Ради всех святых, возьми себя в руки! Что с тобой такое творится, черт подери!
– Я… э… ну, я стараюсь не поджаривать их, если только… э… если только они этого не заслуживают… это лишь для того, чтобы спасти им жизнь. – Он постарался вспомнить, насколько успешно проходил курс капитан Пешади, но ничего не вспомнил и в отчаянии перешел на фарси: – Но, ваше высочество, если вы удостоите меня редкой чести, если вы останетесь и поговорите со мной и окажете мне благоволение, назвав свое имя, обещаю, что я… – Он замолчал, подыскивая нужное слово, не нашел его и вместо него выпалил: – я буду вашим рабом до конца дней и поставлю его превосходительству вашему кузену наивысшие отметки на экзамене, выделив его перед всеми остальными!
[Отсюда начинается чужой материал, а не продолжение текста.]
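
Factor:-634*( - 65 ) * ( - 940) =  - 2^3*5^2*13^1*47^1*317^1=- 38737400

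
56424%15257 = 10653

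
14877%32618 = 14877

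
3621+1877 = 5498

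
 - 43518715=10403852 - 53922567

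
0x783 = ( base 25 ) 31n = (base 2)11110000011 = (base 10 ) 1923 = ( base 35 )1jx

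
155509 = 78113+77396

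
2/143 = 2/143 = 0.01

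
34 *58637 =1993658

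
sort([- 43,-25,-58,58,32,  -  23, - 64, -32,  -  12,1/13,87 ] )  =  [  -  64, - 58, - 43, - 32, - 25, - 23, - 12,1/13, 32,58, 87 ] 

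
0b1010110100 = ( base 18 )228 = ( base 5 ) 10232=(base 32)lk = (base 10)692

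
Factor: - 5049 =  - 3^3*11^1*17^1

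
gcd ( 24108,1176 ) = 588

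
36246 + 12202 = 48448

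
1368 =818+550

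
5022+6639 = 11661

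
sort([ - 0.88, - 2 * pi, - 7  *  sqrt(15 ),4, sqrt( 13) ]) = [ - 7*sqrt ( 15 ),  -  2 * pi, - 0.88,sqrt( 13 ),4] 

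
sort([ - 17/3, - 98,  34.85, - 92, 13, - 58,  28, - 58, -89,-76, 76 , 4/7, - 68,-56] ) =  [ - 98,-92,-89 , - 76, - 68, - 58, - 58, - 56, - 17/3, 4/7, 13, 28, 34.85,  76] 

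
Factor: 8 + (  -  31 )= - 23^1 = -23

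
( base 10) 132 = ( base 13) A2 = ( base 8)204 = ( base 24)5C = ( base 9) 156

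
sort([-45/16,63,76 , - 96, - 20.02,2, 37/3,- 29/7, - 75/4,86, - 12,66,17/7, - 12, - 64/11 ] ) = [ - 96, - 20.02, - 75/4, - 12 , - 12 ,-64/11 ,- 29/7, - 45/16, 2, 17/7, 37/3, 63 , 66 , 76 , 86]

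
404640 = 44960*9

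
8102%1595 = 127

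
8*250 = 2000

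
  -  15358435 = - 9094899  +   - 6263536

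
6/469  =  6/469=0.01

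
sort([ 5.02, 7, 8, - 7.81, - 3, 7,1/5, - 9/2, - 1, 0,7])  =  [-7.81, - 9/2, - 3,  -  1,0, 1/5, 5.02,7,7,7,  8]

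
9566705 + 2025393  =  11592098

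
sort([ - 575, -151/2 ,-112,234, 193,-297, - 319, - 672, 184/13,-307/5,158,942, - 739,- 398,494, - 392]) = [  -  739,  -  672,-575,-398 ,- 392, - 319,  -  297, - 112, - 151/2, - 307/5,  184/13,158,193,234,494, 942 ] 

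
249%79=12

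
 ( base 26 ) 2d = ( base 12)55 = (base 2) 1000001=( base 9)72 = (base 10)65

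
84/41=84/41 = 2.05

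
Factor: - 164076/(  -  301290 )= 226/415 = 2^1*5^( - 1 ) * 83^( - 1)*113^1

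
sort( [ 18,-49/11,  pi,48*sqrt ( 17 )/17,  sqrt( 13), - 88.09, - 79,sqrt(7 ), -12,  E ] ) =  [-88.09, - 79, - 12, -49/11,sqrt( 7 ),  E,  pi, sqrt(13 ),48*sqrt( 17) /17,18]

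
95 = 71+24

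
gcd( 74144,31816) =8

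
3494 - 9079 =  -5585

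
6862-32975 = -26113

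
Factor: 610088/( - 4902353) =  - 2^3* 76261^1*4902353^( - 1) 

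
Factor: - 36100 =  - 2^2 * 5^2*19^2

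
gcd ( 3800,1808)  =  8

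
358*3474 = 1243692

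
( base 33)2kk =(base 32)2pa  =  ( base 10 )2858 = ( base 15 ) CA8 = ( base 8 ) 5452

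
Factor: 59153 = 149^1 *397^1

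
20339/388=52 + 163/388 = 52.42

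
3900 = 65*60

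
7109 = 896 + 6213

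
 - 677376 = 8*( - 84672) 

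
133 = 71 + 62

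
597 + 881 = 1478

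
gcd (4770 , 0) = 4770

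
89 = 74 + 15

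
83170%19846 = 3786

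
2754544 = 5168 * 533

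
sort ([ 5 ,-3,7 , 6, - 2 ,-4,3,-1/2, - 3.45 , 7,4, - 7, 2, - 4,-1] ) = [ - 7, - 4,-4, - 3.45, - 3,-2,-1 ,- 1/2,2, 3,4,5 , 6 , 7, 7] 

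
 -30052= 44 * ( - 683)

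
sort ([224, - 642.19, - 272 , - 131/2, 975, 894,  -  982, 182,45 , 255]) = [  -  982, - 642.19, - 272, - 131/2, 45, 182, 224, 255, 894, 975] 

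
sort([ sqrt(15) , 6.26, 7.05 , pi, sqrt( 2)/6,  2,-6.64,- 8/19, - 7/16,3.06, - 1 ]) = [- 6.64, - 1,-7/16,-8/19, sqrt( 2 ) /6 , 2, 3.06 , pi,sqrt( 15 ),6.26,7.05]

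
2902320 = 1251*2320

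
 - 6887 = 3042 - 9929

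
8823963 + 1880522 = 10704485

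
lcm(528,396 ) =1584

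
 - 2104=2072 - 4176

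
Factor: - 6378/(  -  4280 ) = 2^( - 2)* 3^1*5^( - 1 )*107^( - 1)*1063^1 = 3189/2140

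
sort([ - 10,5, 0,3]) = [ - 10, 0,3, 5]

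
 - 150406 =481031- 631437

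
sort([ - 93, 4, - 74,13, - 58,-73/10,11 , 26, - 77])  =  [ - 93, - 77,- 74, - 58, - 73/10,4, 11,13,  26]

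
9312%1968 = 1440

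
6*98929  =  593574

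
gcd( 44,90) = 2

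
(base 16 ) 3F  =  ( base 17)3C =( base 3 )2100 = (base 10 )63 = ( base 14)47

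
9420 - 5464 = 3956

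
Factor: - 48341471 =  - 48341471^1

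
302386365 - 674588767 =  - 372202402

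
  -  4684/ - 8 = 1171/2 = 585.50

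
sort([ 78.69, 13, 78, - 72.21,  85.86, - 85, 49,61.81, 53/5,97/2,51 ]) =[ - 85 , - 72.21,53/5,  13,97/2,49 , 51 , 61.81 , 78,78.69 , 85.86 ]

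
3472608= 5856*593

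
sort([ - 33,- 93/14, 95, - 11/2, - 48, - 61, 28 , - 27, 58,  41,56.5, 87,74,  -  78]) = [ - 78,  -  61 , - 48, - 33, - 27, - 93/14,  -  11/2,28,41,56.5 , 58,74,87, 95]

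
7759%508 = 139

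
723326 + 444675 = 1168001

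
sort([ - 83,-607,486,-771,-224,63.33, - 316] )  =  [ - 771  , -607, - 316,-224, - 83, 63.33,486]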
Она в восторге захлопала в ладоши.
– О, ваше достопочтенное превосходительство, – ответила она на фарси, – его превосходительство мой двоюродный брат не сказал мне, что вы говорите на нашем языке! О, как прекрасно звучат эти слова, когда вы их произносите…
Почти вне себя, Локарт слушал ее чрезмерные комплименты, которые были общепринятой нормой на фарси, слышал, как сам отвечает в том же духе – благословляя Скраггера, который столько лет тому назад сказал ему, когда он начал работать на «Шейх Авиэйшн», демобилизовавшись из Королевских ВВС в 65-м году: «Ежели хочешь с нами летать, приятель, то давай учи фарси, потому как я его точно учить не собираюсь!» Впервые он осознал, насколько совершенным был этот язык для любви, для нюансов и недомолвок.
– Меня зовут Шахразада Пакнури, ваше превосходительство.
– Значит, ваше высочество все же вышли из «Тысячи и одной ночи».
– Ах, я не смогу поведать вам ни одной занятной истории, даже если вы поклянетесь, что отрубите мне голову. – Потом по-английски, со смехом: – По сочинениям у меня были самые плохие отметки в классе.
– Не может быть! – тут же произнес он.
– Вы всегда так галантны, капитан Локарт? – Ее глаза дразнили его.
Он услышал свой голос, говоривший на фарси:
– Только с самой прекрасной женщиной, какую я когда-либо видел в своей жизни.
Ее лицо залила краска. Она опустила глаза, и он в ужасе подумал, что все испортил, но когда она снова посмотрела на него, ее глаза улыбались.
– Благодарю вас. Вы делаете старую замужнюю женщину очень счас…
Он уронил свой бокал, чертыхнулся, поднял его, извинился, но никто, кроме нее, не заметил этой неловкости.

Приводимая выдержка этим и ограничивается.